Each year the IMechE UAS Challenge has grown in size with increasing numbers of entrants from outside the UK. 2020 saw entries from 36 teams from 10 countries including 10 universities new to the competition.
The judging team of very experienced aerospace engineers have had quite a challenge themselves going through all the teams’ Design Review documents, providing each with a score and some critical advice. Under normal circumstances this paperwork exercise would just be part of the process to find the winners of the 13 awards handed out after the Demonstration Event in June. However, with the restrictions imposed by the global pandemic, we have had to select winners for awards that can still be judged on the basis of the submitted documents and any Dragon’s Den videos.
It is a great pity that we have not been able to see all the teams’ hard work reach the flying stage as we have seen some very promising and diverse designs.
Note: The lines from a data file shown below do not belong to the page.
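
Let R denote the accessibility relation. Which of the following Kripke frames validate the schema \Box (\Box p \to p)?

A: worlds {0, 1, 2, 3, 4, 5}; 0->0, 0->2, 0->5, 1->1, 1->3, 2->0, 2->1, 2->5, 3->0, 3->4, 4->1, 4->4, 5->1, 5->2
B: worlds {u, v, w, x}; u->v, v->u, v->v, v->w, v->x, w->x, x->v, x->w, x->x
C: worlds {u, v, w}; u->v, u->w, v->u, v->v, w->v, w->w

The schema corresponds to shift-reflexivity: \forall x \forall y (Rxy \to Ryy).
A: fails — R02 but not R22.
B: fails — Rxw but not Rww.
C: fails — Rvu but not Ruu.
Valid on no frame.

none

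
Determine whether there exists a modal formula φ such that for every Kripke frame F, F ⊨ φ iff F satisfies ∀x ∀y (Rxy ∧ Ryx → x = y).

No — not modally definable

Modal frame validity is preserved under surjective bounded morphisms.
The 6-cycle (worlds 0,1,2,3,4,5 with 0→1→2→3→4→5→0) is antisymmetric. Sending even-indexed worlds to s and odd-indexed worlds to t is a surjective bounded morphism onto the two-world frame with s↔t, which is not antisymmetric.
So no modal formula (or set of formulas) defines exactly the antisymmetric frames.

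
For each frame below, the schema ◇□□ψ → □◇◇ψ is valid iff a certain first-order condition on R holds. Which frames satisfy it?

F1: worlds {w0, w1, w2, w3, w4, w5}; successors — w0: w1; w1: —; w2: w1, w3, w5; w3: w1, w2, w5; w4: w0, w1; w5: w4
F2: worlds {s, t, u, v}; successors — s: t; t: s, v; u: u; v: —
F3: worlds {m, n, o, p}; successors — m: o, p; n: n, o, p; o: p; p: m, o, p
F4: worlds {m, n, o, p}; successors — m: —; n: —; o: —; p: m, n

F3

Frame correspondent (Sahlqvist): ∀x ∀y ∀z ((xRy ∧ xRz) → ∃w (yR²w ∧ zR²w)) — i.e. a generalized confluence (Geach) condition.
F1: fails — w0Rw1, w0Rw1 but no w with w1R²w and w1R²w.
F2: fails — tRs, tRv but no w with sR²w and vR²w.
F3: satisfies the condition.
F4: fails — pRm, pRm but no w with mR²w and mR²w.
Valid on: F3.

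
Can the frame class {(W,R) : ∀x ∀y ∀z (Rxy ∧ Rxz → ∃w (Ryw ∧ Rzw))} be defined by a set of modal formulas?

Definable; ◇□q → □◇q defines it

Yes: it is convergence, defined by the .2 schema ◇□q → □◇q.
Suppose ◇□q→□◇q is valid. Take Rxy, Rxz and set V(q)={w : Ryw}. Then □q at y so ◇□q at x, so □◇q at x, so ◇q at z, giving w with Rzw and Ryw.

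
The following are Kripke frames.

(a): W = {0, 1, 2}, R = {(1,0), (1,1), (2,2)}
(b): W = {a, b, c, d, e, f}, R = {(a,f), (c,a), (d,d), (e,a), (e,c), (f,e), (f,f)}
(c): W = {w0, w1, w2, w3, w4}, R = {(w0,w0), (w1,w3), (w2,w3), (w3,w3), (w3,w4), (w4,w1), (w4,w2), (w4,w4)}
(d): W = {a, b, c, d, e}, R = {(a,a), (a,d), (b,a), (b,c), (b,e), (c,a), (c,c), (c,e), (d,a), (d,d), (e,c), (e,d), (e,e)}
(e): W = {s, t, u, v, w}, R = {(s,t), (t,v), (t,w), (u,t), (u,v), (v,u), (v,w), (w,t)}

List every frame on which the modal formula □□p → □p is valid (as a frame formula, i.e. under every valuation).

(a), (c), (d)

The schema corresponds to density: ∀x ∀y (Rxy → ∃z (Rxz ∧ Rzy)).
(a): ✓.
(b): fails — Rec but no z with Rez and Rzc.
(c): ✓.
(d): ✓.
(e): fails — Rwt but no z with Rwz and Rzt.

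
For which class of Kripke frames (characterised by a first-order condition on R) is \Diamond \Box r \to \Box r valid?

This is frame-equivalent to ◇r → □◇r (substitute ¬r for r and contrapose).
Suppose ◇r→□◇r is valid. Take Rxy, Rxz and set V(r)={y}. Then ◇r at x, so □◇r at x, so ◇r at z, so some w with Rzw has r; w=y, i.e. Rzy. By symmetry of the argument, Ryz.
Conversely, on a frame with the Euclidean property the schema holds at every world under every valuation.
So the correspondent is the Euclidean property.

the Euclidean property: \forall x \forall y \forall z (Rxy \wedge Rxz \to Ryz)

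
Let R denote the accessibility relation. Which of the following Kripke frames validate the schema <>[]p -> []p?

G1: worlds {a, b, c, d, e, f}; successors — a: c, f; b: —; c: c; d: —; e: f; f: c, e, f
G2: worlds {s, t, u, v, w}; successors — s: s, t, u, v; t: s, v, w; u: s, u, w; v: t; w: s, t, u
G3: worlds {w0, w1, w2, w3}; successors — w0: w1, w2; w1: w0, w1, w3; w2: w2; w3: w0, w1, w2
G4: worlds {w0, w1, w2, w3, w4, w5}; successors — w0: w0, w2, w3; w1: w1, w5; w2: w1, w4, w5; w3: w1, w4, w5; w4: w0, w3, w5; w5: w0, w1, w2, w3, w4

none

Frame correspondent (Sahlqvist): forall x forall y forall z (Rxy & Rxz -> Ryz) — i.e. the Euclidean property.
G1: fails — Rac and Raf but not Rcf.
G2: fails — Rsv and Rsv but not Rvv.
G3: fails — Rw0w1 and Rw0w2 but not Rw1w2.
G4: fails — Rw0w3 and Rw0w3 but not Rw3w3.
Valid on no frame.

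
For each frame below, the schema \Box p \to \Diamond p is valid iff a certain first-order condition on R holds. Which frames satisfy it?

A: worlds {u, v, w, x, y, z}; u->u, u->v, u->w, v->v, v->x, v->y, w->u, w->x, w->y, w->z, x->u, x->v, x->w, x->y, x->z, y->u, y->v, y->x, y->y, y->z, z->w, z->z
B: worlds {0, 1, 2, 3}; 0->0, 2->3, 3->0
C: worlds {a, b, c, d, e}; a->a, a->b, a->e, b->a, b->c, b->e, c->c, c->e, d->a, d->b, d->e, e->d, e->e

This is the axiom for seriality; its first-order frame correspondent is \forall x \exists y Rxy.
A: holds.
B: fails — world 1 has no successor.
C: holds.
Valid on: A, C.

A, C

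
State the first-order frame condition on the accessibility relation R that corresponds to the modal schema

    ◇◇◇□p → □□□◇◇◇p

∀x ∀y ∀z ((xR³y ∧ xR³z) → ∃w (yRw ∧ zR³w))

This is a Sahlqvist (Geach-type) schema ◇^3□^1p → □^3◇^3p.
Minimal-valuation argument: fix x; take any y with xR^3y and any z with xR^3z. Set V(p) to the set of worlds R-reachable from y in exactly 1 step. Then □^1p holds at y, so the antecedent holds at x; validity forces ◇^3p at z, giving a w with zR^3w and yR^1w.
First-order correspondent: ∀x ∀y ∀z ((xR³y ∧ xR³z) → ∃w (yRw ∧ zR³w)).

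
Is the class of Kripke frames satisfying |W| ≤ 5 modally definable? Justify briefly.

If a class were modally definable it would be closed under disjoint unions (Goldblatt–Thomason).
Any modal formula valid on each of 6 disjoint one-world frames is valid on their disjoint union (validity is preserved under disjoint unions). Each one-world frame has |W|=1≤5, but the union has |W|=6.
Hence having at most 5 worlds is not modally definable.

Not definable by any modal formula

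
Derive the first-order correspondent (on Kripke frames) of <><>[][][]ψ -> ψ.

forall x forall y (x R^2 y -> exists w (y R^3 w & x = w))

This is a Sahlqvist (Geach-type) schema ◇^2□^3ψ → □^0◇^0ψ.
First-order correspondent: forall x forall y (x R^2 y -> exists w (y R^3 w & x = w)).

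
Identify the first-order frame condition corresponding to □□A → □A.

Suppose □□A→□A is valid. Take Rxy and set V(A)={w : xR²w}. Then □□A at x, so □A at x, so A at y, i.e. ∃z(Rxz∧Rzy).
Conversely, any frame satisfying ∀x ∀y (Rxy → ∃z (Rxz ∧ Rzy)) validates the schema.
So the correspondent is density.

density: ∀x ∀y (Rxy → ∃z (Rxz ∧ Rzy))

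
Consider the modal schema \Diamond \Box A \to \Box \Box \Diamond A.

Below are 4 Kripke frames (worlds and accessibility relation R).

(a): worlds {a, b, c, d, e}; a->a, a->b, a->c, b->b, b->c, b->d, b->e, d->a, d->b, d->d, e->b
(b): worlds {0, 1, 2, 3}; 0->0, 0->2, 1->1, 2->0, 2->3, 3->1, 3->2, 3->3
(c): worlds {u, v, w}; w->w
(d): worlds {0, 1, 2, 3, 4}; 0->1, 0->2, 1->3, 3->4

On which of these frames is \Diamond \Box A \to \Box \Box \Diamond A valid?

(c)

This is the axiom for a generalized confluence (Geach) condition; its first-order frame correspondent is \forall x \forall y \forall z ((xRy \wedge x R^2 z) \to \exists w (yRw \wedge zRw)).
(a): fails — aRa, aR²c but no w with aRw and cRw.
(b): fails — 2R0, 2R²1 but no w with 0Rw and 1Rw.
(c): holds.
(d): fails — 0R1, 0R²3 but no w with 1Rw and 3Rw.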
It must have been a major frustration to the team members also but we hope that they will have gained some valuable experience in reaching as far as the Critical Design Review, the point when the design is locked down for manufacture. We have been impressed this year with the overall standard of the Design Review documents, which are a great introduction to the students of the processes used by the aerospace industry to ensure the safety and airworthiness of its products. It was also good to see that many teams were undertaking sub-system testing early and leaving more time for full system testing to improve their chance of success at the Demonstration Event.
Each year the rules for the competition are updated with the benefit of experience and to give new challenges. 2020 saw increased emphasis on the energy efficiency of the design. This has resulted in more teams going for fixed wing and hybrid designs and with some doing excellent trade-off calculations between airframe, propulsion and payload to score maximum points in the core and optional missions. We were pleased to see some interesting innovations in design and manufacturing and the approaches teams were taking with their transport boxes. We are pretty confident that all of the teams would have had a good shot at the missions and provided some very entertaining flying. From past experience we would be a lot less confident at being able to predict who would have come out on top as despite good theory, testing, preparation and teamwork are not easy to judge on paper!